Rule matching an alert by the name of the page in BB. "targetstring" is the path of
the page as defined in the bb-hosts file. E.g. if you have this setup:
.IP
.nf
page servers All Servers
subpage web Webservers
10.0.0.1 www1.foo.com
subpage db Database servers
10.0.0.2 db1.foo.com
.fi
.LP
Then the "All servers" page is found with \fBPAGE=servers\fR, the 
"Webservers" page is \fBPAGE=servers/web\fR and the "Database servers"
page is \fBPAGE=servers/db\fR. Note that you can also use regular expressions 
to specify the page name, e.g. \fBPAGE=%.*/db\fR would find the "Database
servers" page regardless of where this page was placed in the hierarchy.

The top-level page has a the fixed name \fB/\fR, e.g. \fBPAGE=/\fR would 
match all hosts on the Xymon frontpage. If you need it in a regular
expression, use \fBPAGE=%^/\fR to avoid matching the forward-slash
present in subpage-names.

.BR "EXPAGE=targetstring"
Rule excluding a host if the pagename matches.

.BR "HOST=targetstring"
Rule matching a host by the hostname.
"targetstring" is either a comma-separated list of hostnames (from the bb-hosts file),
"*" to indicate "all hosts", or a Perl-compatible regular expression.
E.g. "HOST=dns.foo.com,www.foo.com" identifies two specific hosts;
"HOST=%www.*.foo.com EXHOST=www-test.foo.com" matches all hosts with a name
beginning with "www", except the "www-test" host.

.BR "EXHOST=targetstring"
Rule excluding a host by matching the hostname.

.BR "CLASS=classname"
Rule match by the client class-name. You specify the class-name 
for a host when starting the client through the "--class=NAME"
option to the runclient.sh script. If no class is specified, the
host by default goes into a class named by the operating system.

.BR "EXCLASS=classname"
Exclude all hosts belonging to "classname" from this rule.
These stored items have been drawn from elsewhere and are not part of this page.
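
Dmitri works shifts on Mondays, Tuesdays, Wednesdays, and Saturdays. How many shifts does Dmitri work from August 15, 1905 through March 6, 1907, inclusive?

August 15, 1905 is a Tuesday.
From August 15, 1905 to March 6, 1907 is 569 days inclusive.
569 = 7 × 81 + 2, so there are 81 full weeks plus 2 extra days.
Each full week contributes 4 days from the set (Mon, Tue, Wed, Sat): 81 × 4 = 324.
The 2 extra days are Tue, Wed — 2 of them qualify.
Total: 324 + 2 = 326.

326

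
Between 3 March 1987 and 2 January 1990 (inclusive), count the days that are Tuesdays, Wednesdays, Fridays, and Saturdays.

593

3 March 1987 is a Tuesday.
The range spans 1037 days (inclusive of both endpoints).
1037 = 7 × 148 + 1, so there are 148 full weeks plus 1 extra day.
Each full week contributes 4 days from the set (Tue, Wed, Fri, Sat): 148 × 4 = 592.
The 1 extra day is Tuesday — 1 of them qualifies.
Total: 592 + 1 = 593.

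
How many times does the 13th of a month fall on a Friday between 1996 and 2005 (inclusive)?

16

Friday-the-13ths by year:
1996: Sep, Dec
1997: Jun
1998: Feb, Mar, Nov
1999: Aug
2000: Oct
2001: Apr, Jul
2002: Sep, Dec
2003: Jun
2004: Feb, Aug
2005: May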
.BR "TIME=timespecification"
Rule matching by the time-of-day. This is specified as the DOWNTIME 
time specification in the bb-hosts file.  E.g. "TIME=W:0800:2200"
applied to a rule will make this rule active only on week-days between
8AM and 10PM.

.SH DIRECTING ALERTS TO GROUPS
For some tests - e.g. "procs" or "msgs" - the right group of people
to alert in case of a failure may be different, depending on which 
of the client rules actually detected a problem. E.g. if you have
PROCS rules for a host checking both "httpd" and "sshd" processes,
then the Web admins should handle httpd-failures, whereas "sshd"
failures are handled by the Unix admins.

To handle this, all rules can have a "GROUP=groupname" setting.
When a rule with this setting triggers a yellow or red status,
the groupname is passed on to the Xymon alerts module, so you
can use it in the alert rule definitions in 
.I hobbit-alerts.cfg(5)
to direct alerts to the correct group of people.

.SH RULES: APPLYING SETTINGS TO SELECTED HOSTS
Rules must be placed after the settings, e.g.
.IP
.nf
LOAD 8.0 12.0  HOST=db.foo.com TIME=*:0800:1600
.fi
.LP

If you have multiple settings that you want to apply the same rules to,
you can write the rules *only* on one line, followed by the settings. E.g.
.IP
.nf
HOST=%db.*.foo.com TIME=W:0800:1600
	LOAD 8.0 12.0
	DISK /db  98 100
	PROC mysqld 1
.fi
.LP
will apply the three settings to all of the "db" hosts on week-days between 8AM
and 4PM. This can be combined with per-settings rule, in which case the
per-settings rule overrides the general rule; e.g.
.IP
.nf
HOST=%.*.foo.com
	LOAD 7.0 12.0 HOST=bax.foo.com
	LOAD 3.0 8.0
.fi
.LP
will result in the load-limits being 7.0/12.0 for the "bax.foo.com" host,
and 3.0/8.0 for all other foo.com hosts.

The entire file is evaluated from the top to bottom, and the first
match found is used. So you should put the specific settings first, and
the generic ones last.


.SH NOTES
For the LOG, FILE and DIR checks, it is necessary also to configure the actual 
file- and directory-names in the
.I client-local.cfg(5)
file. If the filenames are not listed there, the clients will not collect
any data about these files/directories, and the settings in the 
hobbit-clients.cfg file will be silently ignored.

The ability to compute file checksums with MD5, SHA1 or RMD160 should not be
used for general-purpose file integrity checking, since the overhead of calculating
these on a large number of files can be significant. If you need this, look at
tools designed for this purpose - e.g. Tripwire or AIDE.

At the time of writing (april 2006), the SHA-1 and RMD160 algorithms are considered
cryptographically safe. The MD5 algorithm has been shown to have some weaknesses, and
is not considered strong enough when a high level of security is required.


.SH "SEE ALSO"
hobbitd_client(8), client-local.cfg(5), hobbitd(8), xymon(7)